Public Domain is a collection of videos commissioned by SAW Video, Ottawa’s version of Video Pool. Six renowned video artists were given access to all of the audio-visual material available in the public archives of Library and Archives Canada in Ottawa and given free reign to approach the mountain of material in whatever direction they chose.

The directions are impressively varied and particularly honed. The seven artists commissioned are Gennaro De Pasquale, Sara Angelucci, Ryan Stec and Veronique Couillard, Suzan Vachon, Maureen Bradley and the incomprabale Steve Reinke, who will be introducing the screening.

Remixing found footage could strike one who hasn’t tried it a pretty simple thing to do — after all, you don’t have to shoot anything. But, as anyone who has made a film or video can attest, it’s in the editing room that the real work happens, and in this case there’s no script to guide you, just a pile of arresting images and sounds with little in common. As a result, found footage films can easily devolve into a bit of a mess of ideas and imagery, and one or two in this program do. Impressively, the majority are pointed, poignant and the caliber of talent involved live up to their pedigree.

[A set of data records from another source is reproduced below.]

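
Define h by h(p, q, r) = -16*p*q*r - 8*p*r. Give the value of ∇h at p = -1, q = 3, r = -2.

(112, -32, 56)

∂h/∂p = -16*q*r - 8*r
∂h/∂q = -16*p*r
∂h/∂r = -16*p*q - 8*p
∇h = (-16*q*r - 8*r, -16*p*r, -16*p*q - 8*p)
At (-1, 3, -2): (112, -32, 56).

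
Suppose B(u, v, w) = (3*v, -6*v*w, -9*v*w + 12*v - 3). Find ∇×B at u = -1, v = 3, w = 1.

(∇×B)₁ = ∂B₃/∂v − ∂B₂/∂w = 6*v - 9*w + 12
(∇×B)₂ = ∂B₁/∂w − ∂B₃/∂u = 0
(∇×B)₃ = ∂B₂/∂u − ∂B₁/∂v = -3
∇×B = (6*v - 9*w + 12, 0, -3)
At (-1, 3, 1): (21, 0, -3).

(21, 0, -3)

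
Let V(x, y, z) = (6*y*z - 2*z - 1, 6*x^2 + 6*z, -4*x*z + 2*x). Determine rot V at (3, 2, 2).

(∇×V)₁ = ∂V₃/∂y − ∂V₂/∂z = -6
(∇×V)₂ = ∂V₁/∂z − ∂V₃/∂x = 6*y + 4*z - 4
(∇×V)₃ = ∂V₂/∂x − ∂V₁/∂y = 12*x - 6*z
∇×V = (-6, 6*y + 4*z - 4, 12*x - 6*z)
At (3, 2, 2): (-6, 16, 24).

(-6, 16, 24)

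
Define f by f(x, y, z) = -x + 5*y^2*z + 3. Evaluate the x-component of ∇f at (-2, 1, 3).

(∇f)_1 = ∂f/∂x = -1
At (-2, 1, 3): -1.

-1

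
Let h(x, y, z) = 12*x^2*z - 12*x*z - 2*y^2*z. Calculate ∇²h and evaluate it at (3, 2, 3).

∂²h/∂x² = 24*z
∂²h/∂y² = -4*z
∂²h/∂z² = 0
∇²h = 20*z
At (3, 2, 3): 60.

60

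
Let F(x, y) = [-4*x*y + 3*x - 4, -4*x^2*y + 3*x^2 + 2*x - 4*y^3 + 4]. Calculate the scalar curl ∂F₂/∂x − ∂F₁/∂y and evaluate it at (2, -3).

∂F₂/∂x = -8*x*y + 6*x + 2
∂F₁/∂y = -4*x
Scalar curl = -8*x*y + 10*x + 2
At (2, -3): 70.

70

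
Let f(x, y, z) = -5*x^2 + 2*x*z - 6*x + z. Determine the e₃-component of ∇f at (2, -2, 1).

5

(∇f)_3 = ∂f/∂z = 2*x + 1
At (2, -2, 1): 5.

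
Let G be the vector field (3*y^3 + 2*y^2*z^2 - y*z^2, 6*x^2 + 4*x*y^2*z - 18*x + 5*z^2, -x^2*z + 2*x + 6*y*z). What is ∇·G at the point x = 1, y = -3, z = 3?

-91

∂G₁/∂x = 0
∂G₂/∂y = 8*x*y*z
∂G₃/∂z = -x^2 + 6*y
∇·G = -x^2 + 8*x*y*z + 6*y
At (1, -3, 3): -91.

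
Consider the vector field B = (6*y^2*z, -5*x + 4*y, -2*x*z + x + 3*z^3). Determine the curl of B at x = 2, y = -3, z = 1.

(∇×B)₁ = ∂B₃/∂y − ∂B₂/∂z = 0
(∇×B)₂ = ∂B₁/∂z − ∂B₃/∂x = 6*y^2 + 2*z - 1
(∇×B)₃ = ∂B₂/∂x − ∂B₁/∂y = -12*y*z - 5
∇×B = (0, 6*y^2 + 2*z - 1, -12*y*z - 5)
At (2, -3, 1): (0, 55, 31).

(0, 55, 31)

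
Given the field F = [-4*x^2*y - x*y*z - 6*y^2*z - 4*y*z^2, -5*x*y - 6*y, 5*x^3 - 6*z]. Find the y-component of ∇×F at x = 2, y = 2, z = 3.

(∇×F)_2 = ∂F₁/∂z − ∂F₃/∂x
= -x*y - 6*y^2 - 8*y*z − (15*x^2)
= -15*x^2 - x*y - 6*y^2 - 8*y*z
At (2, 2, 3): -136.

-136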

Ryan Stec and Veronique Couillard’s Library and Archives Canada Public Domain Reels Documenting Spots of Beauty and Interest in Ontario and Quebec Sometime Ago Remixed Today (VCRS) is a short process-based work that takes less time to watch than to type out. Already striking images are impressively bent, warped and augmented through secret real-time video manipulation to great effect.

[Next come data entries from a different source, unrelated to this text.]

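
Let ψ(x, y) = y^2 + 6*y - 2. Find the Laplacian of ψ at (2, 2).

2

∂²ψ/∂x² = 0
∂²ψ/∂y² = 2
∇²ψ = 2
At (2, 2): 2.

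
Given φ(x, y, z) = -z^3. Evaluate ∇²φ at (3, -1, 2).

∂²φ/∂x² = 0
∂²φ/∂y² = 0
∂²φ/∂z² = -6*z
∇²φ = -6*z
At (3, -1, 2): -12.

-12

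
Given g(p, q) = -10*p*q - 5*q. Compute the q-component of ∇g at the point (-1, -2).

(∇g)_2 = ∂g/∂q = -10*p - 5
At (-1, -2): 5.

5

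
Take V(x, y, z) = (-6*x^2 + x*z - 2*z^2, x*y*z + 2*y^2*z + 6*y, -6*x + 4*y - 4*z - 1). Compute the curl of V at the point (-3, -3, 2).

(-23, -5, -6)

(∇×V)₁ = ∂V₃/∂y − ∂V₂/∂z = -x*y - 2*y^2 + 4
(∇×V)₂ = ∂V₁/∂z − ∂V₃/∂x = x - 4*z + 6
(∇×V)₃ = ∂V₂/∂x − ∂V₁/∂y = y*z
∇×V = (-x*y - 2*y^2 + 4, x - 4*z + 6, y*z)
At (-3, -3, 2): (-23, -5, -6).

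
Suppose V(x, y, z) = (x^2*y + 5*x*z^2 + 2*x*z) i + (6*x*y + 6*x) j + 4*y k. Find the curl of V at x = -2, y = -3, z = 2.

(4, -44, -16)

(∇×V)₁ = ∂V₃/∂y − ∂V₂/∂z = 4
(∇×V)₂ = ∂V₁/∂z − ∂V₃/∂x = 10*x*z + 2*x
(∇×V)₃ = ∂V₂/∂x − ∂V₁/∂y = -x^2 + 6*y + 6
∇×V = (4, 10*x*z + 2*x, -x^2 + 6*y + 6)
At (-2, -3, 2): (4, -44, -16).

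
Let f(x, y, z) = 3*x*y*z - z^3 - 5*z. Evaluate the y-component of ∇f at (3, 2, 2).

(∇f)_2 = ∂f/∂y = 3*x*z
At (3, 2, 2): 18.

18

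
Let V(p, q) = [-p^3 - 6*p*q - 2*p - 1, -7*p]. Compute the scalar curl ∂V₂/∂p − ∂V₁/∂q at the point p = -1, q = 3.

-13

∂V₂/∂p = -7
∂V₁/∂q = -6*p
Scalar curl = 6*p - 7
At (-1, 3): -13.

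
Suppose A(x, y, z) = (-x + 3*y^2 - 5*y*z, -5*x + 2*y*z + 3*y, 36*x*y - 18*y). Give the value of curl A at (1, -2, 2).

(22, 82, 17)

(∇×A)₁ = ∂A₃/∂y − ∂A₂/∂z = 36*x - 2*y - 18
(∇×A)₂ = ∂A₁/∂z − ∂A₃/∂x = -41*y
(∇×A)₃ = ∂A₂/∂x − ∂A₁/∂y = -6*y + 5*z - 5
∇×A = (36*x - 2*y - 18, -41*y, -6*y + 5*z - 5)
At (1, -2, 2): (22, 82, 17).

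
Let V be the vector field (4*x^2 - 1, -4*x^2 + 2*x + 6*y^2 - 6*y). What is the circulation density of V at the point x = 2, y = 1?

-14

∂V₂/∂x = -8*x + 2
∂V₁/∂y = 0
Scalar curl = -8*x + 2
At (2, 1): -14.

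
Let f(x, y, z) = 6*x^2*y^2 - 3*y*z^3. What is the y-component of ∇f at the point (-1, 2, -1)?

(∇f)_2 = ∂f/∂y = 12*x^2*y - 3*z^3
At (-1, 2, -1): 27.

27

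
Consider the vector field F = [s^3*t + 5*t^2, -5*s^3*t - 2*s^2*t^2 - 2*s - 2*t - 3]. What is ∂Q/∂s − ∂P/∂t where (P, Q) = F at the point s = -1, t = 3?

∂F₂/∂s = -15*s^2*t - 4*s*t^2 - 2
∂F₁/∂t = s^3 + 10*t
Scalar curl = -s^3 - 15*s^2*t - 4*s*t^2 - 10*t - 2
At (-1, 3): -40.

-40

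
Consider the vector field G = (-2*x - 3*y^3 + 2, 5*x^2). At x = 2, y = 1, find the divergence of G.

∂G₁/∂x = -2
∂G₂/∂y = 0
∇·G = -2
At (2, 1): -2.

-2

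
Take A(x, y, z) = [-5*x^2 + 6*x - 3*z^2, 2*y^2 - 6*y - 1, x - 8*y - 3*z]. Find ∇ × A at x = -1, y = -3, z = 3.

(-8, -19, 0)

(∇×A)₁ = ∂A₃/∂y − ∂A₂/∂z = -8
(∇×A)₂ = ∂A₁/∂z − ∂A₃/∂x = -6*z - 1
(∇×A)₃ = ∂A₂/∂x − ∂A₁/∂y = 0
∇×A = (-8, -6*z - 1, 0)
At (-1, -3, 3): (-8, -19, 0).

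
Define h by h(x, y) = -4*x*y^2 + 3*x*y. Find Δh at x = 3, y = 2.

-24

∂²h/∂x² = 0
∂²h/∂y² = -8*x
∇²h = -8*x
At (3, 2): -24.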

Maureen Bradley’s Beyond The Pale uses the archive’s content to illustrate her investigation into the past of a distant relative and how and why she was committed to a mental institution. No real answer is discovered, but a number of theories that expose the way lower class, single, Irish-catholic women were treated in the 19th century Canada are provocatively revealed.

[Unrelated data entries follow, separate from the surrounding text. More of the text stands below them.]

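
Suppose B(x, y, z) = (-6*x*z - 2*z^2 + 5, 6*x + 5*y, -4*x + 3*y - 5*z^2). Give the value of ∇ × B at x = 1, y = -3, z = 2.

(∇×B)₁ = ∂B₃/∂y − ∂B₂/∂z = 3
(∇×B)₂ = ∂B₁/∂z − ∂B₃/∂x = -6*x - 4*z + 4
(∇×B)₃ = ∂B₂/∂x − ∂B₁/∂y = 6
∇×B = (3, -6*x - 4*z + 4, 6)
At (1, -3, 2): (3, -10, 6).

(3, -10, 6)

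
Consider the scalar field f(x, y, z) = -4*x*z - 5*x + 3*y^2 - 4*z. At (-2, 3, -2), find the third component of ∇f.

4

(∇f)_3 = ∂f/∂z = -4*x - 4
At (-2, 3, -2): 4.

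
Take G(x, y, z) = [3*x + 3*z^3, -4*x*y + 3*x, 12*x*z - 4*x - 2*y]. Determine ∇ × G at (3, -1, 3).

(∇×G)₁ = ∂G₃/∂y − ∂G₂/∂z = -2
(∇×G)₂ = ∂G₁/∂z − ∂G₃/∂x = 9*z^2 - 12*z + 4
(∇×G)₃ = ∂G₂/∂x − ∂G₁/∂y = -4*y + 3
∇×G = (-2, 9*z^2 - 12*z + 4, -4*y + 3)
At (3, -1, 3): (-2, 49, 7).

(-2, 49, 7)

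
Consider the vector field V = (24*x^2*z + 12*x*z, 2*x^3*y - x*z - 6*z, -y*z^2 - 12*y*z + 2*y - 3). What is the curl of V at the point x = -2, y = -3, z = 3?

(∇×V)₁ = ∂V₃/∂y − ∂V₂/∂z = x - z^2 - 12*z + 8
(∇×V)₂ = ∂V₁/∂z − ∂V₃/∂x = 24*x^2 + 12*x
(∇×V)₃ = ∂V₂/∂x − ∂V₁/∂y = 6*x^2*y - z
∇×V = (x - z^2 - 12*z + 8, 24*x^2 + 12*x, 6*x^2*y - z)
At (-2, -3, 3): (-39, 72, -75).

(-39, 72, -75)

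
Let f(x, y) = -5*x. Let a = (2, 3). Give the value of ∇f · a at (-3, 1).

∂f/∂x = -5
∂f/∂y = 0
∇f at (-3, 1) = (-5, 0)
∇f · a = (-5)(2) + (0)(3) = -10

-10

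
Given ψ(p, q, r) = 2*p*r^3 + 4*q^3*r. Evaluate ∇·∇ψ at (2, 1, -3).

-144

∂²ψ/∂p² = 0
∂²ψ/∂q² = 24*q*r
∂²ψ/∂r² = 12*p*r
∇²ψ = 12*p*r + 24*q*r
At (2, 1, -3): -144.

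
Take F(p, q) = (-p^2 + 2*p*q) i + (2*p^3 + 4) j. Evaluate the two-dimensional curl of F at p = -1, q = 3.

8

∂F₂/∂p = 6*p^2
∂F₁/∂q = 2*p
Scalar curl = 6*p^2 - 2*p
At (-1, 3): 8.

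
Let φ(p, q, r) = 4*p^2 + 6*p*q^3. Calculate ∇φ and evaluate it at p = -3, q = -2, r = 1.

∂φ/∂p = 8*p + 6*q^3
∂φ/∂q = 18*p*q^2
∂φ/∂r = 0
∇φ = (8*p + 6*q^3, 18*p*q^2, 0)
At (-3, -2, 1): (-72, -216, 0).

(-72, -216, 0)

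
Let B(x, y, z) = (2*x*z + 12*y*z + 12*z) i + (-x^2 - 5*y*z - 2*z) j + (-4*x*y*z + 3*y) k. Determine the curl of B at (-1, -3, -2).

(-18, -2, 26)

(∇×B)₁ = ∂B₃/∂y − ∂B₂/∂z = -4*x*z + 5*y + 5
(∇×B)₂ = ∂B₁/∂z − ∂B₃/∂x = 2*x + 4*y*z + 12*y + 12
(∇×B)₃ = ∂B₂/∂x − ∂B₁/∂y = -2*x - 12*z
∇×B = (-4*x*z + 5*y + 5, 2*x + 4*y*z + 12*y + 12, -2*x - 12*z)
At (-1, -3, -2): (-18, -2, 26).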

Finally, Steve Reinke’s Not Torn (Asunder from The Very Start) closes the program with some potent musings on the nature of the archive and it’s antagonistic relation with memory. The text of his thoughts is printed in the program, but I won’t spoil them; they’re best heard from him.

Public Domain gives some terrific artists the chance to rework our collective past. In the curatorial essay, Mireille Bourgeois draws from writer Sarah Cook to suggest that the archival record alone isn’t enough to give us a sense of history, that it might need the hand of an artist to give us a better sense of the past. At its best, this program backs up that claim.

Public Domain screens on Sept. 21 at Winnipeg’s Cinematheque (100 Arthur St) at 7 p.m.. Introduced by artist Steve Reinke and Christopher Rohde from SAW Video.